Not infrequently the minds of the people, and even of God’s servants, are so blinded by human opinions, the traditions and false teaching of men, that they are able only partially to grasp the great things which He has revealed in His word. Thus it was with the disciples of Christ, even when the Saviour was with them in person. Their minds had become imbued with the popular conception of the Messiah as a temporal prince, who was to exalt Israel to the throne of the universal empire, and they could not understand the meaning of His words foretelling His sufferings and death….
From their very birth their hearts had been set upon the anticipated glory of an earthly empire, and this blinded their understanding….
The experience of the disciples who preached the “gospel of the kingdom” at the first advent of Christ, had its counterpart in the experience of those who proclaimed the message of His second advent….
Like the first disciples, William Miller and his associates did not, themselves, fully comprehend the import of the message which they bore. Errors that had been long established in the church prevented them from arriving at a correct interpretation of an important point in the prophecy. Therefore, though they proclaimed the message which God had committed to them to be given to the world, yet through a misapprehension of its meaning they suffered disappointment….

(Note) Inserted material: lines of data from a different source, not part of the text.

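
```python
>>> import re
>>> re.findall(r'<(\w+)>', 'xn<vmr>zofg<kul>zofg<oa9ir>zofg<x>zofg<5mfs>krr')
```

['vmr', 'kul', 'oa9ir', 'x', '5mfs']

With a single group, `findall` returns only what that group captured — 5 items.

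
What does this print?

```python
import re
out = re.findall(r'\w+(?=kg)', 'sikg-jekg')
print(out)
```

The `(?=…)`/`(?<=…)` assertion just peeks at neighbouring text; it doesn't advance the match position.
Since nothing is captured, `findall` lists the 2 matched substrings directly.

['si', 'je']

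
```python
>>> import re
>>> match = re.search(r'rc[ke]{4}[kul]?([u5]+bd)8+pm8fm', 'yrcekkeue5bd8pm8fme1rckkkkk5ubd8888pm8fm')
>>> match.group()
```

'rckkkkk5ubd8888pm8fm'

The pattern matches the literal 'rc', then exactly 4 of one of [ke], then optionally one of [kul]; then one or more of one of [u5], then the literal 'bd' (captured); then one or more of a literal '8'; then the literal 'pm8', then the literal 'fm'.
`re.search` tries every starting position until one works.
The match spans [20:40] → 'rckkkkk5ubd8888pm8fm'.
Captured: group 1 = '5ubd'.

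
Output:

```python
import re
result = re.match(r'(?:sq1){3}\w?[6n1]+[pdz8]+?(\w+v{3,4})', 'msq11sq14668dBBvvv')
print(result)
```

None

This matches the literal 'sq1' repeated 3 times, then optionally a word character, then one or more of one of [6n1]; then one or more of one of [pdz8] (lazy); then one or more of a word character, then 3 to 4 of a literal 'v' (captured).
With `match`, the pattern is implicitly anchored at the beginning.
Here position 0 doesn't satisfy it, so the call returns None.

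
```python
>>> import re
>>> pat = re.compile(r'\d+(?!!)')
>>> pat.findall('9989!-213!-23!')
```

Because the assertion is negative and zero-width, positions next to the forbidden text are skipped.
With no groups in the pattern, `findall` gives back each whole match — 3 here.

['998', '21', '2']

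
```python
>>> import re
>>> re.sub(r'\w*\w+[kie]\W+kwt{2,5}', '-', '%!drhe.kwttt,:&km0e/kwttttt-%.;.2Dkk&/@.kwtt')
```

The pattern matches zero or more of a word character; then one or more of a word character; then one of [kie]; then one or more of a non-word character; then the literal 'kw', then 2 to 5 of a literal 't'.
Each match is replaced by '-'.

'%!-,:&--%.;.-'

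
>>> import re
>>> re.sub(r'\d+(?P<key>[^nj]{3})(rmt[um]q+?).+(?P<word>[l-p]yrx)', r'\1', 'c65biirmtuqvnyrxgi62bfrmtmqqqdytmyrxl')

'cbiil'

The pattern matches one or more of a digit; then exactly 3 of any character except [nj] (captured as 'key'); then the literal 'rmt', then one of [um], then one or more of the literal 'q' (lazy) (captured); then one or more of any character; then a character in [l-p], then the literal 'yrx' (captured as 'word').
Matches: at [1:36] → '65biirmtuqvnyrxgi62bfrmtmqqqdytmyrx'.
Each match is replaced using the text its own group 1 captured.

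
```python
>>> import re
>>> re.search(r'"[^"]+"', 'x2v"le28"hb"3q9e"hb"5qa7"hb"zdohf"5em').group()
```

`re.search` scans for the first position where the pattern succeeds.
The match spans [3:9] → '"le28"'.

'"le28"'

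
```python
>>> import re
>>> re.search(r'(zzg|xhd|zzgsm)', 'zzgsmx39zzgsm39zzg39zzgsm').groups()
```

The regex engine tests alternatives in the order written; an earlier branch that matches wins even if a later one would match more.
`search` walks the string left to right and returns the first match it finds.
The match spans [0:3] → 'zzg'.
Captured: group 1 = 'zzg'.

('zzg',)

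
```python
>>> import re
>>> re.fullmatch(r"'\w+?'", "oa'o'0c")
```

None

For `fullmatch`, every character of the input must be accounted for by the pattern.
Here the string isn't matched end-to-end, so the call returns None.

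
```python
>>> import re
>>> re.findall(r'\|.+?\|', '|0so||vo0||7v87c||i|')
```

['|0so|', '|vo0|', '|7v87c|', '|i|']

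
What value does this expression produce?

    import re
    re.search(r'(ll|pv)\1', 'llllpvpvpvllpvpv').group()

'llll'

`\1` has to match the exact text group 1 already captured.
`re.search` tries every starting position until one works.
The match spans [0:4] → 'llll'.
Captured: group 1 = 'll'.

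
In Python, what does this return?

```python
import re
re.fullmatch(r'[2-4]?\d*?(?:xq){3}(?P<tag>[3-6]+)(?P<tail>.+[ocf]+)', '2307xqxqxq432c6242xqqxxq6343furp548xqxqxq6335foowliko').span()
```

The pattern matches optionally a character in [2-4], then zero or more of a digit (lazy), then the literal 'xq' repeated 3 times; then one or more of a character in [3-6] (captured as 'tag'); then one or more of any character, then one or more of one of [ocf] (captured as 'tail').
`fullmatch` succeeds only if the pattern covers the string from start to end.
The match spans [0:53] → '2307xqxqxq432c6242xqqxxq6343furp548xqxqxq6335foowliko'.
Captured: group 1 = '43', group 2 = '2c6242xqqxxq6343furp548xqxqxq6335foowliko'.

(0, 53)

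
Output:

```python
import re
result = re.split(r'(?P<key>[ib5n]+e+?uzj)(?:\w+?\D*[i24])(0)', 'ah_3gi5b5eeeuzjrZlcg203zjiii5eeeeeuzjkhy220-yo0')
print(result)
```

['ah_3g', 'i5b5eeeuzj', '0', '3zj', 'iii5eeeeeuzj', '0', '-yo0']

A non-greedy quantifier consumes as few characters as it can — just enough that the remainder of the pattern still matches from where it stops; whatever follows it matches normally.
`re.split` interleaves the captured-group text with the surrounding fragments.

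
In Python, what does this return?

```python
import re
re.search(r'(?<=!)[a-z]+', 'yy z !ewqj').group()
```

The lookaround is zero-width — it requires the adjacent text to match without consuming it, so the asserted text isn't part of the match.
The match spans [6:10] → 'ewqj'.

'ewqj'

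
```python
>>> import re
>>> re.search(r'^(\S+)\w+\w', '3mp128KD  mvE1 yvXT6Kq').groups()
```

('3mp128',)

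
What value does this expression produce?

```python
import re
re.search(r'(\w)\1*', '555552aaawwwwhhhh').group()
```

The backreference `\1` re-matches whatever the first group consumed, character for character.
The match spans [0:5] → '55555'.

'55555'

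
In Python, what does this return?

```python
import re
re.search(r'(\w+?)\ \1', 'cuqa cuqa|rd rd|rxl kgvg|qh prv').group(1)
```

'cuqa'

After group 1 captures some text, `\1` only succeeds where that same text appears again.
Unlike `match`, `search` isn't anchored — it looks for the pattern anywhere in the string.
The match spans [0:9] → 'cuqa cuqa'.
Captured: group 1 = 'cuqa'.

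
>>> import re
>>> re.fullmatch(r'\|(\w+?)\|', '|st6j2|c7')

None

For `fullmatch`, every character of the input must be accounted for by the pattern.
Here the string isn't matched end-to-end, so the call returns None.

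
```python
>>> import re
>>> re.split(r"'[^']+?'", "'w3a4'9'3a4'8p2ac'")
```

Matches to split on: at [0:6] → "'w3a4'"; at [7:12] → "'3a4'".
The string is cut at each match, leaving 3 pieces.

['', '9', "8p2ac'"]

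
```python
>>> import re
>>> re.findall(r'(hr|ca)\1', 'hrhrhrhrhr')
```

`\1` is not a pattern — it's the concrete string captured by group 1, re-applied verbatim.
`findall` collects group 1 from each match (2 total).

['hr', 'hr']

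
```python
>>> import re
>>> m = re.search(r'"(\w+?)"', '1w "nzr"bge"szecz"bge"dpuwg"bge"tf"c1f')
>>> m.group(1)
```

The match spans [3:8] → '"nzr"'.
Captured: group 1 = 'nzr'.

'nzr'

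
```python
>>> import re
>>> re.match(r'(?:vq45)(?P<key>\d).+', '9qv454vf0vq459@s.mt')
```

None

With `match`, the pattern is implicitly anchored at the beginning.
Here position 0 doesn't satisfy it, so the call returns None.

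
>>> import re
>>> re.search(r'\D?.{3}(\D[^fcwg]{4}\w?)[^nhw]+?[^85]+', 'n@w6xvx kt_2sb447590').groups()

The match spans [0:17] → 'n@w6xvx kt_2sb447'.
Captured: group 1 = 'xvx kt'.

('xvx kt',)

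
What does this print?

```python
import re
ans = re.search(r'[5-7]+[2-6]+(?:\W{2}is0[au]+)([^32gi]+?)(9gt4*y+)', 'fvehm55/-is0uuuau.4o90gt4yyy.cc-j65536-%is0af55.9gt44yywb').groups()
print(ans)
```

('f55.', '9gt44yy')

Pattern: one or more of a character in [5-7]; then one or more of a character in [2-6]; then exactly 2 of a non-word character, then the literal 'is0', then one or more of one of [au] (non-capturing group); then one or more of any character except [32gi] (lazy) (captured); then the literal '9gt', then zero or more of a literal '4', then one or more of the literal 'y' (captured).
`re.search` tries every starting position until one works.
The match spans [33:55] → '65536-%is0af55.9gt44yy'.
Captured: group 1 = 'f55.', group 2 = '9gt44yy'.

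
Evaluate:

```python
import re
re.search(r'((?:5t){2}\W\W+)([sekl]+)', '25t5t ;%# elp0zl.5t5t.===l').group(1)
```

This matches the literal '5t' repeated 2 times, then a non-word character, then one or more of a non-word character (captured); then one or more of one of [sekl] (captured).
Unlike `match`, `search` isn't anchored — it looks for the pattern anywhere in the string.
The match spans [1:12] → '5t5t ;%# el'.
Captured: group 1 = '5t5t ;%# ', group 2 = 'el'.

'5t5t ;%# '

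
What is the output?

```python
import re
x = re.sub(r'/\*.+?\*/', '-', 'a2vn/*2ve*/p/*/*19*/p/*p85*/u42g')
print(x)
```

With the lazy modifier that quantifier settles for the fewest repetitions that let the rest of the pattern succeed (the atoms after it are unaffected and can still be greedy).
`sub` substitutes '-' at each match site.

a2vn-p-p-u42g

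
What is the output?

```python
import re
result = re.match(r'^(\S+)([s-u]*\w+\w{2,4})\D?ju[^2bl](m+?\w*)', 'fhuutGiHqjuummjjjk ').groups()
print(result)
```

The match spans [0:18] → 'fhuutGiHqjuummjjjk'.
Captured: group 1 = 'fhuutG', group 2 = 'iHq', group 3 = 'mmjjjk'.

('fhuutG', 'iHq', 'mmjjjk')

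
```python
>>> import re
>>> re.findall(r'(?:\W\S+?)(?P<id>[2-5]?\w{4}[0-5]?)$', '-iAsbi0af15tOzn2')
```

['5tOzn2']

This matches a non-word character, then one or more of a non-whitespace character (lazy) (non-capturing group); then optionally a character in [2-5], then exactly 4 of a word character, then optionally a character in [0-5] (captured as 'id'); then anchored at the end.
Walking the string: at [0:16] match '-iAsbi0af15tOzn2', group 1 = '5tOzn2'.
With a single group, `findall` returns only what that group captured — 1 item.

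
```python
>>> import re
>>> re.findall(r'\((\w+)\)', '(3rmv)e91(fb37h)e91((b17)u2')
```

['3rmv', 'fb37h', 'b17']

Scanning left to right: at [0:6] match '(3rmv)', group 1 = '3rmv'; at [9:16] match '(fb37h)', group 1 = 'fb37h'; at [20:25] match '(b17)', group 1 = 'b17'.
`findall` collects group 1 from each match (3 total).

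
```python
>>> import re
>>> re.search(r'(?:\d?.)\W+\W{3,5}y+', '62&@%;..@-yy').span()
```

(0, 12)

Pattern: optionally a digit, then any character (non-capturing group); then one or more of a non-word character; then 3 to 5 of a non-word character, then one or more of a literal 'y'.
The match spans [0:12] → '62&@%;..@-yy'.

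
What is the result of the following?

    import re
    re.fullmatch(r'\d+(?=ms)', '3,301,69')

None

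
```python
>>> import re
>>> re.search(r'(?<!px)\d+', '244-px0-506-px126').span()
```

(0, 3)

A negative assertion filters positions out without eating any characters.
The match spans [0:3] → '244'.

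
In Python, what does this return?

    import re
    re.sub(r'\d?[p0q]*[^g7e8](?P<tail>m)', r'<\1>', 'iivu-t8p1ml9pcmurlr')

This matches optionally a digit, then zero or more of one of [p0q], then any character except [g7e8]; then a literal 'm' (captured as 'tail').
Matches: at [6:10] → '8p1m'; at [11:15] → '9pcm'.
Each match is replaced using the text its own group 1 captured.

'iivu-t<m>l<m>urlr'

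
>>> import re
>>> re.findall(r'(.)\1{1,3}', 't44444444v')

['4', '4']

After group 1 captures some text, `\1` only succeeds where that same text appears again.
Matches: at [1:5] match '4444', group 1 = '4'; at [5:9] match '4444', group 1 = '4'.
Because there's exactly one group, `findall` drops the full match and keeps group 1 from each hit.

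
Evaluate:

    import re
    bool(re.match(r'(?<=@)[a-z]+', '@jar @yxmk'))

The lookaround is zero-width — it requires the adjacent text to match without consuming it, so the asserted text isn't part of the match.
`re.match` only tries the pattern at the start of the string.
Here the pattern fails at index 0, so the call returns None, and `bool(None)` is False.

False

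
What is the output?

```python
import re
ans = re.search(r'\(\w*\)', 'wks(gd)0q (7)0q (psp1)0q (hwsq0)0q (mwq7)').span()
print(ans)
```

(3, 7)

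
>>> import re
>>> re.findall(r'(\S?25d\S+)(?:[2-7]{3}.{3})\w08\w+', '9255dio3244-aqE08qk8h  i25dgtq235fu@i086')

The pattern matches optionally a non-whitespace character, then the literal '25d', then one or more of a non-whitespace character (captured); then exactly 3 of a character in [2-7], then exactly 3 of any character (non-capturing group); then a word character, then the literal '08', then one or more of a word character.
Matches: at [23:40] match 'i25dgtq235fu@i086', group 1 = 'i25dgtq'.
One capturing group, so `findall` returns just the captured substring from the one match — 1 in all.

['i25dgtq']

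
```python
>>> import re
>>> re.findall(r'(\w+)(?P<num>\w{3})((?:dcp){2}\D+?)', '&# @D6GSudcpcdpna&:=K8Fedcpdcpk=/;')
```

This matches one or more of a word character (captured); then exactly 3 of a word character (captured as 'num'); then the literal 'dcp' repeated 2 times, then one or more of a non-digit (lazy) (captured).
With the lazy modifier that quantifier settles for the fewest repetitions that let the rest of the pattern succeed (the atoms after it are unaffected and can still be greedy).
Walking the string: at [20:31] match 'K8Fedcpdcpk', groups = ('K', '8Fe', 'dcpdcpk').
Multiple groups make `findall` return tuples — one 3-tuple for the one match.

[('K', '8Fe', 'dcpdcpk')]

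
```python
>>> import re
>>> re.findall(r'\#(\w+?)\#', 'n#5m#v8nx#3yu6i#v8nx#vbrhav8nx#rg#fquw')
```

['5m', '3yu6i', 'vbrhav8nx']

Walking the string: at [1:5] match '#5m#', group 1 = '5m'; at [9:16] match '#3yu6i#', group 1 = '3yu6i'; at [20:31] match '#vbrhav8nx#', group 1 = 'vbrhav8nx'.
With a single group, `findall` returns only what that group captured — 3 items.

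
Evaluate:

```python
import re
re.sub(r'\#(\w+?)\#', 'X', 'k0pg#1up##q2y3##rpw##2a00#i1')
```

'k0pgXXXXi1'

Matches: at [4:9] → '#1up#'; at [9:15] → '#q2y3#'; at [15:20] → '#rpw#'; at [20:26] → '#2a00#'.
Each match is replaced by 'X'.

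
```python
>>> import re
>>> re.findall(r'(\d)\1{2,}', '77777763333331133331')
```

['7', '3', '3']

A backreference is literal: `\1` must see the identical characters the first group matched.
Matches: at [0:6] match '777777', group 1 = '7'; at [7:13] match '333333', group 1 = '3'; at [15:19] match '3333', group 1 = '3'.
With a single group, `findall` returns only what that group captured — 3 items.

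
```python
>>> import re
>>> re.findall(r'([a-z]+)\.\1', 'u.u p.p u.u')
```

['u', 'p', 'u']

The backreference `\1` re-matches whatever the first group consumed, character for character.
Scanning left to right: at [0:3] match 'u.u', group 1 = 'u'; at [4:7] match 'p.p', group 1 = 'p'; at [8:11] match 'u.u', group 1 = 'u'.
One capturing group, so `findall` returns just the captured substring from each match — 3 in all.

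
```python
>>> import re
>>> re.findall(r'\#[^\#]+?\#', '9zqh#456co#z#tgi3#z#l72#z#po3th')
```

['#456co#', '#tgi3#', '#l72#']

Walking the string: at [4:11] → '#456co#'; at [12:18] → '#tgi3#'; at [19:24] → '#l72#'.
With no groups in the pattern, `findall` gives back each whole match — 3 here.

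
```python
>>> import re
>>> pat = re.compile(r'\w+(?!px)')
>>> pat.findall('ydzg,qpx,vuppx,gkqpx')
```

The negative lookahead/lookbehind blocks any match where the forbidden context is present.
Since nothing is captured, `findall` lists the 4 matched substrings directly.

['ydzg', 'qpx', 'vuppx', 'gkqpx']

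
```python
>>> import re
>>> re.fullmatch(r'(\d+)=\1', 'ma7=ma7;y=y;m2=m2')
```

None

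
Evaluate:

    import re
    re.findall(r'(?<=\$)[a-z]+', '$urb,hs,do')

['urb']

The positive lookaround only admits positions where the adjacent text matches; those characters stay outside the span.
Scanning left to right: at [1:4] → 'urb'.
No capturing groups, so `findall` returns the 1 full match string.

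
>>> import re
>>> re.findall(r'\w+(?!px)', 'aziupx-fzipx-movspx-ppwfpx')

`(?!…)`/`(?<!…)` only lets a position through if the neighbouring text does NOT match; no characters are consumed.
Walking the string: at [0:6] → 'aziupx'; at [7:12] → 'fzipx'; at [13:19] → 'movspx'; at [20:26] → 'ppwfpx'.
With no groups in the pattern, `findall` gives back each whole match — 4 here.

['aziupx', 'fzipx', 'movspx', 'ppwfpx']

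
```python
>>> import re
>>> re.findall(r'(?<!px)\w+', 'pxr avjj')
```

['pxr', 'avjj']

`(?!…)`/`(?<!…)` only lets a position through if the neighbouring text does NOT match; no characters are consumed.
Since nothing is captured, `findall` lists the 2 matched substrings directly.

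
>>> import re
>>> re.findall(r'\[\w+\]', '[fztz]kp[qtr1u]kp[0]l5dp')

['[fztz]', '[qtr1u]', '[0]']

`findall` yields the raw match text (3 of them) because the pattern has no groups.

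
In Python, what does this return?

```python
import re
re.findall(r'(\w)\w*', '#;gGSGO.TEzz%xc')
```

['g', 'T', 'x']

Because there's exactly one group, `findall` drops the full match and keeps group 1 from each hit.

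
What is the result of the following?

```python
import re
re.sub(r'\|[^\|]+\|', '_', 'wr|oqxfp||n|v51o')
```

Each match is replaced by '_'.

'wr__v51o'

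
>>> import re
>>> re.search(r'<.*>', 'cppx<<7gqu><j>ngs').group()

'<<7gqu><j>'

`re.search` tries every starting position until one works.
The match spans [4:14] → '<<7gqu><j>'.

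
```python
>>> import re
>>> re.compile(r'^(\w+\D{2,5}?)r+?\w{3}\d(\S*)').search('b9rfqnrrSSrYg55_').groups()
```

The pattern matches anchored at the start of the string; then one or more of a word character, then 2 to 5 of a non-digit (lazy) (captured); then one or more of the literal 'r' (lazy), then exactly 3 of a word character, then a digit; then zero or more of a non-whitespace character (captured).
`re.search` tries every starting position until one works.
The match spans [0:16] → 'b9rfqnrrSSrYg55_'.
Captured: group 1 = 'b9rfqnrrSS', group 2 = '_'.

('b9rfqnrrSS', '_')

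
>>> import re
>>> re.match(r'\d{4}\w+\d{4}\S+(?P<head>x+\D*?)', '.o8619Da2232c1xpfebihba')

None

`re.match` only tries the pattern at the start of the string.
Here the pattern fails at index 0, so the call returns None.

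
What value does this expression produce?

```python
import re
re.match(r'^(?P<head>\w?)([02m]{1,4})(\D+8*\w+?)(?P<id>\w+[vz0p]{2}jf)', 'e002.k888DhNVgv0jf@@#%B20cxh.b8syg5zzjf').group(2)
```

'002'

The match spans [0:18] → 'e002.k888DhNVgv0jf'.
Captured: group 1 = 'e', group 2 = '002', group 3 = '.k888D', group 4 = 'hNVgv0jf'.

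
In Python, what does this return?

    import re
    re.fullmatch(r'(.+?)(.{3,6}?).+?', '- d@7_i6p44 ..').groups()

This matches one or more of any character (lazy) (captured); then 3 to 6 of any character (lazy) (captured); then one or more of any character (lazy).
A `+?`/`*?`/`{m,n}?` starts at its minimum and grows only as far as needed for what follows to match.
`fullmatch` succeeds only if the pattern covers the string from start to end.
The match spans [0:14] → '- d@7_i6p44 ..'.
Captured: group 1 = '-', group 2 = ' d@'.

('-', ' d@')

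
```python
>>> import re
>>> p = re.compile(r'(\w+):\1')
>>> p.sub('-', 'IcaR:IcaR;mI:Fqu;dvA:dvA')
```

After group 1 captures some text, `\1` only succeeds where that same text appears again.
Each match is replaced by '-'.

'-;mI:Fqu;-'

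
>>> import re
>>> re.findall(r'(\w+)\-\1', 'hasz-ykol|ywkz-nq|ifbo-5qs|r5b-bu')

['b']

`\1` has to match the exact text group 1 already captured.
`findall` collects group 1 from the one match (1 total).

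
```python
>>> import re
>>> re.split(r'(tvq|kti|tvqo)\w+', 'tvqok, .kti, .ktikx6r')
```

['', 'tvq', ', .kti, .', 'kti', '']

`|` is ordered: at each position the engine commits to the first alternative that works.
Matches to split on: at [0:5] → 'tvqok'; at [14:21] → 'ktikx6r'.
The group in the pattern means `split` returns the separators' captures alongside the pieces.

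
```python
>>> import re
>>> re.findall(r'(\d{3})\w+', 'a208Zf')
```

Pattern: exactly 3 of a digit (captured); then one or more of a word character.
Because there's exactly one group, `findall` drops the full match and keeps group 1 from the one hit.

['208']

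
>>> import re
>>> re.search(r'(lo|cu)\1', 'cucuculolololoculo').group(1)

'cu'

The match spans [0:4] → 'cucu'.
Captured: group 1 = 'cu'.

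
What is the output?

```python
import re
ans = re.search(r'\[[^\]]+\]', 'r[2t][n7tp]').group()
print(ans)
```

[2t]

The match spans [1:5] → '[2t]'.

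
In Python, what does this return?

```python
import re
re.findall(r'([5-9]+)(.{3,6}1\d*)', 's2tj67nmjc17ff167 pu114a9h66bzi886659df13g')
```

[('67', 'nmjc17'), ('67', ' pu114'), ('88665', '9df13')]

Multiple groups make `findall` return tuples — one 2-tuple for each match.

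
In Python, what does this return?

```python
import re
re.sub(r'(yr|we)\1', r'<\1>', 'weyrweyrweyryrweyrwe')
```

'weyrweyrwe<yr>weyrwe'

`\1` is not a pattern — it's the concrete string captured by group 1, re-applied verbatim.
Matches: at [10:14] → 'yryr'.
Each match is replaced using the text its own group 1 captured.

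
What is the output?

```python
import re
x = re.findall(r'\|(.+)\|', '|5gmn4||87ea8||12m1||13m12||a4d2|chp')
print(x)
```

['5gmn4||87ea8||12m1||13m12||a4d2']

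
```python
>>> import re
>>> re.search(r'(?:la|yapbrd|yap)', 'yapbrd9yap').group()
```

'yapbrd'

The regex engine tests alternatives in the order written; an earlier branch that matches wins even if a later one would match more.
Unlike `match`, `search` isn't anchored — it looks for the pattern anywhere in the string.
The match spans [0:6] → 'yapbrd'.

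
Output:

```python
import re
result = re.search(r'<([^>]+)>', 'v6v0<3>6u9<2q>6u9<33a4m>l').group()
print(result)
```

<3>

`re.search` scans for the first position where the pattern succeeds.
The match spans [4:7] → '<3>'.
Captured: group 1 = '3'.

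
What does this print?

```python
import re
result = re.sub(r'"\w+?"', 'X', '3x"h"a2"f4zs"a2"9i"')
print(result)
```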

With these believers, as with the first disciples, that which in the hour of trial seemed dark to their understanding would afterward be made plain. When they should see the “end of the Lord” they would know that, notwithstanding the trial resulting from their errors, His purposes of love toward them had been steadily fulfilling. They would learn by a blessed experience that He is “very pitiful, and of tender mercy;” that all His paths “are mercy and truth unto such as keep his covenant and his testimonies.”